World Order Collapsing, Global South Will Decide Future: Stubb
Prime Minister Narendra Modi receives Russian President Vladimir Putin at 7, Lok Kalyan Marg in New Delhi. (Image Modi on X)
In a sweeping article in Foreign Affairs, Finnish President Alexander Stubb says the post–Cold War global order is dying, with the next decade set to reshape geopolitics for generations.
By TRH Foreign Affairs Desk
New Delhi, December 4, 2025 — The world has changed more in the past four years than in the previous three decades, warns Finland’s President Alexander Stubb in a hard-hitting article published in Foreign Affairs. From Russia’s war in Ukraine to turmoil in the Middle East and Africa, Stubb writes that the post–Cold War era has decisively ended and the liberal, rules-based international order born after World War II is now “dying.”
According to Stubb, the very forces that were once expected to unite the world—trade, energy, technology and information—are now pulling it apart. Multilateral cooperation is giving way to multipolar competition, driven largely by the strategic rivalry between the United States and China. But he stresses that emerging middle powers across the global South—including India, Brazil, Saudi Arabia, South Africa and others—have become decisive “game-changers” with enough economic and geopolitical weight to tilt the global balance toward either stability or chaos.
Stubb argues that the next five to ten years will shape the international order for decades, calling it the West’s “last chance” to prove it can lead through dialogue, consistency and cooperation rather than domination and double standards. If cooperation gives way fully to competition, he warns, a world of even greater conflict looms.
Reflecting on history, Stubb recalls how the optimism following the fall of the Berlin Wall in 1989—often described as the “end of history”—proved short-lived.
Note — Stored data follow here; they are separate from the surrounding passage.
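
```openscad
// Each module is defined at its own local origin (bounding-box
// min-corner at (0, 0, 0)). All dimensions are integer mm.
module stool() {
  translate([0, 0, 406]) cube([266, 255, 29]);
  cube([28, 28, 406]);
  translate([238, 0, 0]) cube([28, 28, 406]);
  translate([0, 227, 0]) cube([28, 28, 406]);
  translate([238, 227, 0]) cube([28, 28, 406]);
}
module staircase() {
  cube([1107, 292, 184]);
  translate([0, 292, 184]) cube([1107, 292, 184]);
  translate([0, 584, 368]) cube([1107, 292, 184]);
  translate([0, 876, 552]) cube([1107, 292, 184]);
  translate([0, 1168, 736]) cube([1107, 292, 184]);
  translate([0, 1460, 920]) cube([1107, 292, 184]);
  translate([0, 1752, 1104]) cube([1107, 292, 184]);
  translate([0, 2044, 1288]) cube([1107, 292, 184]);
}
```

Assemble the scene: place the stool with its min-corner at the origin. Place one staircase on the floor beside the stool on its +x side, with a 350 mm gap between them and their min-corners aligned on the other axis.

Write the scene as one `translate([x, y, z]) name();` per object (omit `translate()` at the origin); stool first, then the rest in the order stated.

stool();
translate([616, 0, 0]) staircase();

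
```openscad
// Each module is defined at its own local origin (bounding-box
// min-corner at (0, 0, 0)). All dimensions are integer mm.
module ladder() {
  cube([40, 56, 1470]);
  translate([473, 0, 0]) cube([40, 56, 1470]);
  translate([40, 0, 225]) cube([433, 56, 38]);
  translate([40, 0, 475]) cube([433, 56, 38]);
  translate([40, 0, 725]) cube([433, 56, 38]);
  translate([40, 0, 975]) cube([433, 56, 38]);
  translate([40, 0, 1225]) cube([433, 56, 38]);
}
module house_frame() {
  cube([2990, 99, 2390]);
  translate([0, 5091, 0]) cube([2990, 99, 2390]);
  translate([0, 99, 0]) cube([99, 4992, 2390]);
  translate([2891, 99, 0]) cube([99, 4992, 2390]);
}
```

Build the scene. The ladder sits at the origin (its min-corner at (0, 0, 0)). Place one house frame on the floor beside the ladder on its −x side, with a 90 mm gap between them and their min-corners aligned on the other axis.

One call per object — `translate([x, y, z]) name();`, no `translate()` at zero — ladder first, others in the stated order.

ladder();
translate([-3080, 0, 0]) house_frame();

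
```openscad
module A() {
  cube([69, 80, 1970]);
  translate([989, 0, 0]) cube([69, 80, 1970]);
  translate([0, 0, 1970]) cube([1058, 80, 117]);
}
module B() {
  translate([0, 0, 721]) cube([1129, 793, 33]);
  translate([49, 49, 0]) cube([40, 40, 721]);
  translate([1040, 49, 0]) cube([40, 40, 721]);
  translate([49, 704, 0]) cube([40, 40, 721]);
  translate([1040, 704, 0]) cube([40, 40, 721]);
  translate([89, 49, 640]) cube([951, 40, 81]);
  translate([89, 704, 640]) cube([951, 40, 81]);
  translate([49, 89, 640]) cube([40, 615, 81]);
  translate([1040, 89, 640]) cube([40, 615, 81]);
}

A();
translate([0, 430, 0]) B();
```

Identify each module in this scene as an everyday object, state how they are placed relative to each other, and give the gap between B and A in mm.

The table's nearest face is 350 mm from the door frame's +y face.

A is a door frame. B is a table. The table is on the floor beside the door frame on its +y side. The gap between the table and the door frame is 350 mm.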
The 9/11 attacks, failed Western interventions in Afghanistan and Iraq, the 2008 global financial crash, and especially Russia’s full-scale invasion of Ukraine in 2022 shattered faith in the postwar order. He calls Moscow’s assault on Ukraine one of the gravest violations of the international system since World War II, made worse by the fact that Russia is a permanent member of the United Nations Security Council.
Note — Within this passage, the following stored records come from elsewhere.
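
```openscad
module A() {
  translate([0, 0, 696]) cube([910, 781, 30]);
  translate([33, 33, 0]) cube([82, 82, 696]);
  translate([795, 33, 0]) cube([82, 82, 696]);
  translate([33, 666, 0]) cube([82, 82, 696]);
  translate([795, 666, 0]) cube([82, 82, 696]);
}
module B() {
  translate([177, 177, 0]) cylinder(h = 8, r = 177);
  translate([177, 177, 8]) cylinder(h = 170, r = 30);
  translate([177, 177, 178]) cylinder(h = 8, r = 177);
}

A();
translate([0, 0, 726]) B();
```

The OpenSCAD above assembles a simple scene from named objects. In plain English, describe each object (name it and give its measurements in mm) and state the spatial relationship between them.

A is a table: top 910 mm (x) × 781 mm (y), 30 mm thick, upper face at z = 726 mm, on four 82×82 mm square legs, each inset 33 mm from the nearest pair of top edges, running from z = 0 to the bottom of the top.

B is a spool: two coaxial disc flanges of radius 177 mm and thickness 8 mm, joined by a core cylinder of radius 30 mm and height 170 mm. The lower flange rests on z = 0 and the three cylinders share a vertical axis.

The spool is on top of the table.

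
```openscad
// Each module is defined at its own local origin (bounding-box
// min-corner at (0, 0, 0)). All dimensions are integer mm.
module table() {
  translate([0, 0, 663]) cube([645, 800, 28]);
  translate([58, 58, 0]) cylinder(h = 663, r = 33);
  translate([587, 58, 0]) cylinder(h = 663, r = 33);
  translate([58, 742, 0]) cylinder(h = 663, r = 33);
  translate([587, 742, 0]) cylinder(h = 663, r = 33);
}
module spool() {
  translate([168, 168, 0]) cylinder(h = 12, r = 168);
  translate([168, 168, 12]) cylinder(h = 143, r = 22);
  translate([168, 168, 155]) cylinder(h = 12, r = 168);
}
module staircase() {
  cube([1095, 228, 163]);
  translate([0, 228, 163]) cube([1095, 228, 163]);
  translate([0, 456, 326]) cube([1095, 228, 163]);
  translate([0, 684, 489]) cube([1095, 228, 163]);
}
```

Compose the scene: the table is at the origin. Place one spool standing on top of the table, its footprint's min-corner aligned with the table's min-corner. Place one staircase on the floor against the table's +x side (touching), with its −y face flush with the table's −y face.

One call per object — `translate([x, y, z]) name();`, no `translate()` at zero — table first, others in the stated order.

table();
translate([0, 0, 691]) spool();
translate([645, 0, 0]) staircase();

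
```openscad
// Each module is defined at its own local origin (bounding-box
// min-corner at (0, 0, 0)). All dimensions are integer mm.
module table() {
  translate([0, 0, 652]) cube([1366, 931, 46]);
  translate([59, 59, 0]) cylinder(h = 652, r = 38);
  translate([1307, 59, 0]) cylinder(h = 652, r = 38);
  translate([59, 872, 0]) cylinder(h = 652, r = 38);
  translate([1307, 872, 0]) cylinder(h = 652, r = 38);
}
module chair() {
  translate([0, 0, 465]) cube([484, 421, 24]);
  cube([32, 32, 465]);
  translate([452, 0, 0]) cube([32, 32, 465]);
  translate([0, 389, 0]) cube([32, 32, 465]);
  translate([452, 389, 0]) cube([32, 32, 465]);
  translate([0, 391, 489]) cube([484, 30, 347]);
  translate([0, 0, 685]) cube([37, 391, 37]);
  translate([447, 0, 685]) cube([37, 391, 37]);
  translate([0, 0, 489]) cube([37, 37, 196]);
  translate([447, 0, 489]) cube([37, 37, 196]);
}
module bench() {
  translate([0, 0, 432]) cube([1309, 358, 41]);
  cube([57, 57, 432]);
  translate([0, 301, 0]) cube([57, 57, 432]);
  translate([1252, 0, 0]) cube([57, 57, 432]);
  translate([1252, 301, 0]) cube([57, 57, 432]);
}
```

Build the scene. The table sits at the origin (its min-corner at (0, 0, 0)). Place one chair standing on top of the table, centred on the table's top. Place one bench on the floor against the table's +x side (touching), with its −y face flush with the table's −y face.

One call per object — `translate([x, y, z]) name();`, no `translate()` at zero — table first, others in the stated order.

table();
translate([441, 255, 698]) chair();
translate([1366, 0, 0]) bench();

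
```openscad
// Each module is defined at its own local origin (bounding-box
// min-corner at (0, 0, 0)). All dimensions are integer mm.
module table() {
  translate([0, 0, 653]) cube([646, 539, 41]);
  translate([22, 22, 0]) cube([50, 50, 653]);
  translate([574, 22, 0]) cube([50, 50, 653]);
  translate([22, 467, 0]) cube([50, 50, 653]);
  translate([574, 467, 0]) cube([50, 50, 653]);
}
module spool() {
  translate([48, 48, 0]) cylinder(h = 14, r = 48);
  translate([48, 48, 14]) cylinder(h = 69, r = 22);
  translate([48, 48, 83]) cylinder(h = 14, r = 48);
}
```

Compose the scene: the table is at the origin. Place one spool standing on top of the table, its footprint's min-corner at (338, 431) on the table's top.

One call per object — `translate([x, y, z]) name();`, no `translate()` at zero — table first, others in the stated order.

table();
translate([338, 431, 694]) spool();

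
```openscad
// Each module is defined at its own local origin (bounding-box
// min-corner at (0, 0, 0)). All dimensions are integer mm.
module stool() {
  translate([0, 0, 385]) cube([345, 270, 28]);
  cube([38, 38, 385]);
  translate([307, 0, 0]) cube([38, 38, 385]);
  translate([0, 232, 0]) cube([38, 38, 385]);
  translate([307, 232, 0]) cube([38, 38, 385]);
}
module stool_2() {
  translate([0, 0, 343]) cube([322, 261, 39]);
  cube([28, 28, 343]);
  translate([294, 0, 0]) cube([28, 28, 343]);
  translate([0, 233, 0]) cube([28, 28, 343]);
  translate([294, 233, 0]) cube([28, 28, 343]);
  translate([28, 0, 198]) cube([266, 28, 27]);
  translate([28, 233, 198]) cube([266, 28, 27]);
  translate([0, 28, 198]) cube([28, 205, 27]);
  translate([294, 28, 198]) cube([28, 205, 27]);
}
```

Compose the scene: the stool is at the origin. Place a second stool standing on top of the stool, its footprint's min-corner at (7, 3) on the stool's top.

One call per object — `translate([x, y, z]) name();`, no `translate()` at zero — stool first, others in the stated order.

stool();
translate([7, 3, 413]) stool_2();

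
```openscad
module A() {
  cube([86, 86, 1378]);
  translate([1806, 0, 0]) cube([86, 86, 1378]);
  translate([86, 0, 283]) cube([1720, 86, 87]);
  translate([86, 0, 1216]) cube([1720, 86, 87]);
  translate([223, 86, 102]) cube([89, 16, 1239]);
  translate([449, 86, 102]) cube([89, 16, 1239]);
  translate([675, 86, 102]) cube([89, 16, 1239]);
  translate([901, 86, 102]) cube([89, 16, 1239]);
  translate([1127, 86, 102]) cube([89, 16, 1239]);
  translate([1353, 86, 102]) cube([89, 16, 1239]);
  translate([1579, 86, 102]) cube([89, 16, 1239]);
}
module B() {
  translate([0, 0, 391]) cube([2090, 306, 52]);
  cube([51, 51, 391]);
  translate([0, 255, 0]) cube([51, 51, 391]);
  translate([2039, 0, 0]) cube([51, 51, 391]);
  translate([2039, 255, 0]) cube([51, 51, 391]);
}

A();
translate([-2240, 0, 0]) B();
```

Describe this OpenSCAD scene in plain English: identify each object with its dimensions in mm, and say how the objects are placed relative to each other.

A is a fence section. Two 86×86 mm posts, 1378 mm tall, stand on the floor with a clear span of 1720 mm between their inner faces. Two horizontal rails of 86×87 mm section span the gap between the posts with their undersides at z = 283 mm and z = 1216 mm, flush with the posts' −y face. 7 pickets, each 89 mm wide, 16 mm thick and 1239 mm tall, are fixed to the +y face of the rails with their bottoms at z = 102 mm, evenly spaced across the span with equal gaps (rounded down to the nearest mm) at the −x end and between each pair — any rounding remainder accumulates at the +x end.

B is a bench: a 2090×306 mm seat slab, 52 mm thick, top at z = 443 mm, on four 51×51 mm square legs flush with the seat corners and standing on z = 0.

The bench is on the floor beside the fence section on its −x side.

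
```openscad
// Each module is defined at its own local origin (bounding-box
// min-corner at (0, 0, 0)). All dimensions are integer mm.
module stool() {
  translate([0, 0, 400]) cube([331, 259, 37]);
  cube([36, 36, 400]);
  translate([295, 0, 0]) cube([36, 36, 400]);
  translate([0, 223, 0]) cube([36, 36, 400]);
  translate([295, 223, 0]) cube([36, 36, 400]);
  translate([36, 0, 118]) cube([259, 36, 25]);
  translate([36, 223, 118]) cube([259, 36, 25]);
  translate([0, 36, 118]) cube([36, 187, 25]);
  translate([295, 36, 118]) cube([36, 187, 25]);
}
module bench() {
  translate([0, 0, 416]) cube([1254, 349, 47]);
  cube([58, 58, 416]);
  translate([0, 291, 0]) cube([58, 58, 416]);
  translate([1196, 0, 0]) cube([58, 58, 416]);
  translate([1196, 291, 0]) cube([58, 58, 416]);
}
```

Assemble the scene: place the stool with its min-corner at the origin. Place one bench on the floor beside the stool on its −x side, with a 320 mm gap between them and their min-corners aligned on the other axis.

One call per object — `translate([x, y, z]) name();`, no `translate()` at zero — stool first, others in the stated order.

stool();
translate([-1574, 0, 0]) bench();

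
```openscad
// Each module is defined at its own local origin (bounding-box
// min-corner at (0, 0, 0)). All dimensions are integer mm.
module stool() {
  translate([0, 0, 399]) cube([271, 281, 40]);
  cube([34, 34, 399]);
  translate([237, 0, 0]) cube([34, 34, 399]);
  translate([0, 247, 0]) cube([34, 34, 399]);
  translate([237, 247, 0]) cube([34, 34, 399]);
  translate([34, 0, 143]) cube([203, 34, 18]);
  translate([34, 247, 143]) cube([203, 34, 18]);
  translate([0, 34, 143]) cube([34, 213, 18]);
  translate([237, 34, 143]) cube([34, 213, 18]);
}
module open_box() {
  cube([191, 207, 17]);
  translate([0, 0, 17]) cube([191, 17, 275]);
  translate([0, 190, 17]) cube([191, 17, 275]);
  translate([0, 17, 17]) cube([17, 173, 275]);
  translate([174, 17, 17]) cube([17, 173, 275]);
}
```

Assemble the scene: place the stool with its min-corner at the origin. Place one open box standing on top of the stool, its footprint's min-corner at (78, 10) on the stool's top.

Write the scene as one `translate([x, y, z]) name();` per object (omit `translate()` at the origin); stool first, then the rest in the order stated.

stool();
translate([78, 10, 439]) open_box();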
Stubb draws a sharp distinction between multilateralism and multipolarity. Multilateralism, he writes, is anchored in common rules applying equally to all states. Multipolarity, by contrast, is an oligopoly of power dominated by deal-making among a few major players, often at the expense of smaller nations. He warns that while multilateralism produces order, multipolarity risks disorder and conflict.
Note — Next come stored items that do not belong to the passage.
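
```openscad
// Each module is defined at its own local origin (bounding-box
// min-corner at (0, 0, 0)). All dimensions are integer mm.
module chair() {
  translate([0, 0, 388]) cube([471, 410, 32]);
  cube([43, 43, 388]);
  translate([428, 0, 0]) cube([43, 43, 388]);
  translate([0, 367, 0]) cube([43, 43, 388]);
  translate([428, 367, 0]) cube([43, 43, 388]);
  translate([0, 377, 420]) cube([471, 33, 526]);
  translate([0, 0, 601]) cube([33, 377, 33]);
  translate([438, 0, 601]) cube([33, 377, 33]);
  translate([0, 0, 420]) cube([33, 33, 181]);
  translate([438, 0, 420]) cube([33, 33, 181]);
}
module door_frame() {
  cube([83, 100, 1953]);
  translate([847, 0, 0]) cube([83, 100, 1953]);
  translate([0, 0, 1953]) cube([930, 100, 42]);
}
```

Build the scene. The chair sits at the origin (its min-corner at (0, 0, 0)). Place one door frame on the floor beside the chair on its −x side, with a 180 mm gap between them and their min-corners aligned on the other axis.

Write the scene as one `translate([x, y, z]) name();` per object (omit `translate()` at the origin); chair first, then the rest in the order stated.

chair();
translate([-1110, 0, 0]) door_frame();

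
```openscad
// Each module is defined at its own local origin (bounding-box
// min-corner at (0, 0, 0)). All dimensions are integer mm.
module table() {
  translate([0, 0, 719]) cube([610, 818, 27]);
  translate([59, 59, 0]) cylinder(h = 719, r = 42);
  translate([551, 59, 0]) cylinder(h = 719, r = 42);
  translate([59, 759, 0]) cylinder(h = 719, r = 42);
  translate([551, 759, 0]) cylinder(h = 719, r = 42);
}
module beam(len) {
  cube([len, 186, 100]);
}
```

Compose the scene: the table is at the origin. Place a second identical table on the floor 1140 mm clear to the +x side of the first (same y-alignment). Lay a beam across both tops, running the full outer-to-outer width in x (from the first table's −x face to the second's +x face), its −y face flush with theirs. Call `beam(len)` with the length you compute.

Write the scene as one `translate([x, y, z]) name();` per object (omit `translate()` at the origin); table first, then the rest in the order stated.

table();
translate([1750, 0, 0]) table();
translate([0, 0, 746]) beam(2360);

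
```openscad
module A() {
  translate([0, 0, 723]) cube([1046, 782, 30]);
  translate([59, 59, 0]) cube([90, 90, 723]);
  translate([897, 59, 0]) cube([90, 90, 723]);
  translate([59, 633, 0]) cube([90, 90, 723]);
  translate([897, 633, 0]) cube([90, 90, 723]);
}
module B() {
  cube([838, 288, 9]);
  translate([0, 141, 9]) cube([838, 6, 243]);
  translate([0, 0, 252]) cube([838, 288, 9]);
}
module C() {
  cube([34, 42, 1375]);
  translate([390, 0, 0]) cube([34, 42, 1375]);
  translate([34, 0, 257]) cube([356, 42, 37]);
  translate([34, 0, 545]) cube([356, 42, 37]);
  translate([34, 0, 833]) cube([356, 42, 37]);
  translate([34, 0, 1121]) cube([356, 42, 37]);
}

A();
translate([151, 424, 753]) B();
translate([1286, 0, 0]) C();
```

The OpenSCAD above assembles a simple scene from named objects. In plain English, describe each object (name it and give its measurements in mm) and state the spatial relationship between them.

A is a table with a 1046×782 mm rectangular top, 30 mm thick, top surface at z = 753 mm, supported by four 90×90 mm square legs, each inset 59 mm from the nearest pair of top edges, running from the floor.

B is an I-beam lying along x, 838 mm long. Overall section height 261 mm. Two flanges 288 mm wide (y) and 9 mm thick, one on the floor and one at the top; a web 6 mm thick runs between them, centred on the flange width.

C is a straight ladder. Two 34×42 mm vertical rails, 1375 mm tall, stand 424 mm apart (outside-to-outside) with their front faces coplanar on the −y side. 4 rungs, each 42 mm deep and 37 mm tall, span between the inner faces of the rails, front faces flush with the rails. The lowest rung's underside is at z = 257 mm and rungs are spaced 288 mm apart (underside to underside).

The I-beam is on top of the table. The ladder is on the floor beside the table on its +x side.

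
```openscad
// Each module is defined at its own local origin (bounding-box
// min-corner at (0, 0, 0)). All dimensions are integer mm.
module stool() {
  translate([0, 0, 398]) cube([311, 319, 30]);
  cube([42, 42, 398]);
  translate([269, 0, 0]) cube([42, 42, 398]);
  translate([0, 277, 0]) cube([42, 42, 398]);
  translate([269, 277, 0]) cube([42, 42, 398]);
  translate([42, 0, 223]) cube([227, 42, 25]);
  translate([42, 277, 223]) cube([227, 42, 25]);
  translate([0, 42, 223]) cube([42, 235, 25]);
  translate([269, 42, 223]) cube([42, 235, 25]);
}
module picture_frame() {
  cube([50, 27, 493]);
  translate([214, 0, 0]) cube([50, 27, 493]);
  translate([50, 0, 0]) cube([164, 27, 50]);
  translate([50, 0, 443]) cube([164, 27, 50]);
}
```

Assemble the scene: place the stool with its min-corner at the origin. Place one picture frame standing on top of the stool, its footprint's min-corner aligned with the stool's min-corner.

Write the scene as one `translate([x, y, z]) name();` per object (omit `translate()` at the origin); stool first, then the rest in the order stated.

stool();
translate([0, 0, 428]) picture_frame();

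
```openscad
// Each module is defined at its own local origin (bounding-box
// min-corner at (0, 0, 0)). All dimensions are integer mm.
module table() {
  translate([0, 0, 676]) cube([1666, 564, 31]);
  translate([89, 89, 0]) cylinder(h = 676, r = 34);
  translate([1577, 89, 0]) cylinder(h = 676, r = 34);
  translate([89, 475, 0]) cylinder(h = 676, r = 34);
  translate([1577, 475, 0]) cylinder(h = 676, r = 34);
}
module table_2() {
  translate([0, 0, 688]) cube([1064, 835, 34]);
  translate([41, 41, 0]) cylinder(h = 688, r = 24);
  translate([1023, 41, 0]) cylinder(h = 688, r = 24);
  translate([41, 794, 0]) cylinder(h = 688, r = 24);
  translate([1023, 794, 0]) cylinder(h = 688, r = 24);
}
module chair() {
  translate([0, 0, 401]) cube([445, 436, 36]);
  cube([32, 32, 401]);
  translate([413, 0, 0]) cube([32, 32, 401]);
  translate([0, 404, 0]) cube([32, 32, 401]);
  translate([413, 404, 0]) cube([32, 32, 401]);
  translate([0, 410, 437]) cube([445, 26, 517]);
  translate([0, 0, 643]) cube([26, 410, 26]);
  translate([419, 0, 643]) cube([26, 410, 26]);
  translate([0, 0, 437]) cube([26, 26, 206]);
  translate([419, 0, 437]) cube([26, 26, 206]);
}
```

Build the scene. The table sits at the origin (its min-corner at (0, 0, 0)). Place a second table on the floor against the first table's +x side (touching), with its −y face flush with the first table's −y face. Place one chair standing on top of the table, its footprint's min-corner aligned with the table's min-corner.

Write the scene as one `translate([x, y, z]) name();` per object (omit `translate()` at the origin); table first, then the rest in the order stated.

table();
translate([1666, 0, 0]) table_2();
translate([0, 0, 707]) chair();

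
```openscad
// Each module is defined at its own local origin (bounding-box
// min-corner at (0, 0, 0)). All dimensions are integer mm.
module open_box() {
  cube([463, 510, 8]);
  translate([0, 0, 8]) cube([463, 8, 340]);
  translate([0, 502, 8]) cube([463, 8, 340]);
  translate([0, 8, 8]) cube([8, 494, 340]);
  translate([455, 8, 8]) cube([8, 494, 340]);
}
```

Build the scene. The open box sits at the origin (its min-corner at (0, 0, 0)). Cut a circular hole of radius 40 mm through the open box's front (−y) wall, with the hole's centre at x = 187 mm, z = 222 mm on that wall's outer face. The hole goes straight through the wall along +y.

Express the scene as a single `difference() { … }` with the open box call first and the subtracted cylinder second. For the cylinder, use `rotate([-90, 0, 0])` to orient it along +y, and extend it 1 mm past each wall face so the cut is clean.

difference() {
  open_box();
  translate([187, -1, 222]) rotate([-90, 0, 0]) cylinder(h = 10, r = 40);
}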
From Finland’s perspective as a small state bordering a historic imperial power, Stubb advocates what he calls “values-based realism”—a foreign policy that upholds democracy, human rights and the rule of law while recognizing geopolitical realities. He points to Finland’s hard-learned experience with “Finlandization” during the Cold War and its eventual decision to join NATO after Russia’s invasion of Ukraine as proof that values and interests must align.
Calling for urgent reform of global institutions, Stubb urges sweeping changes to the UN Security Council, the World Trade Organization, the IMF and the World Bank to reflect today’s power realities. Without such reform, he warns, the multilateral system will crumble, leaving behind a far more dangerous world of spheres of influence, chaos and open conflict.